A statement by the Chief Press Secretary to Governor Rochas Okorocha, Sam Onwuemeodo read: “No pensioner in the state was part of that protest. Those involved in the exercise were between the ages of 40-45. And we challenge those involved to prove us wrong by publishing their names, their autonomous communities, local government areas, years of retirement, where they retired from and their identification numbers.
“The truth of the matter as it concerns the issue of pensions in the state is that more than 99 percent of the pensioners in the state have been paid arrears of their pensions upto December 2016. The remaining one percent are pensioners who were omitted in the first payment exercise and they are at the moment receiving their cheques.
“The government had long before now complained that the monthly pension bill of N1.4 billion had become too cumbersome for the state government to bear with 27 local governments, whereas another state with 44 local governments pay far less than that amount as pension.

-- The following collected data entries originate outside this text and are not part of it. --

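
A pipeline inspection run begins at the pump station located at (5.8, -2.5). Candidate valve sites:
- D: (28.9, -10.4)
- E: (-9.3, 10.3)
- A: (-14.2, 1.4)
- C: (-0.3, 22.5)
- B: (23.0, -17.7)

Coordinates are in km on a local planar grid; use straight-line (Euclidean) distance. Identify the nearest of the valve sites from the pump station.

Distance to each, sorted:
E: 19.8 km
A: 20.4 km
B: 23.0 km
D: 24.4 km
C: 25.7 km
The nearest is E at 19.8 km.

E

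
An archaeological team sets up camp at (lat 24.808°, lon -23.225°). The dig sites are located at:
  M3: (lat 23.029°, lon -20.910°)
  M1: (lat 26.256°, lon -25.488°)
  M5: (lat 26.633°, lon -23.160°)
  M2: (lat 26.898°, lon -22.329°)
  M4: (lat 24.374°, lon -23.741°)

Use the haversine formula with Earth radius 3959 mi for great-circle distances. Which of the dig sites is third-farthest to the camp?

M2

Distance to each, sorted:
M3: 191.0 mi
M1: 173.0 mi
M2: 154.8 mi
M5: 126.2 mi
M4: 44.2 mi
The third-farthest is M2 at 154.8 mi.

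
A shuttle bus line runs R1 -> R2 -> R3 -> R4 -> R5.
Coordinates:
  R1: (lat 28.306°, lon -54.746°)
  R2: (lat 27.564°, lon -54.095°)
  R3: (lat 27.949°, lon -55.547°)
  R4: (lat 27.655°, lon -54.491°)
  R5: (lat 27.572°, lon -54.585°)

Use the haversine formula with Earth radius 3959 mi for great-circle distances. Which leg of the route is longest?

Leg distances:
R1→R2: 64.9 mi
R2→R3: 92.7 mi
R3→R4: 67.7 mi
R4→R5: 8.1 mi
The longest leg is R2–R3 at 92.7 mi.

R2–R3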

“Hence, the arrangement that pensioners from grade level one to six should get one hundred percent of whatever was the arrears of their respective pensions, while those on grade level seven to 17 would have 40 percent of their total arrears paid. The idea was to solve the lingering issue of pension arrears in the state once and for all.
“It is, therefore, surprising to see few people claiming to be pensioners at the Government House on a protest over an exercise that has been successfully completed.”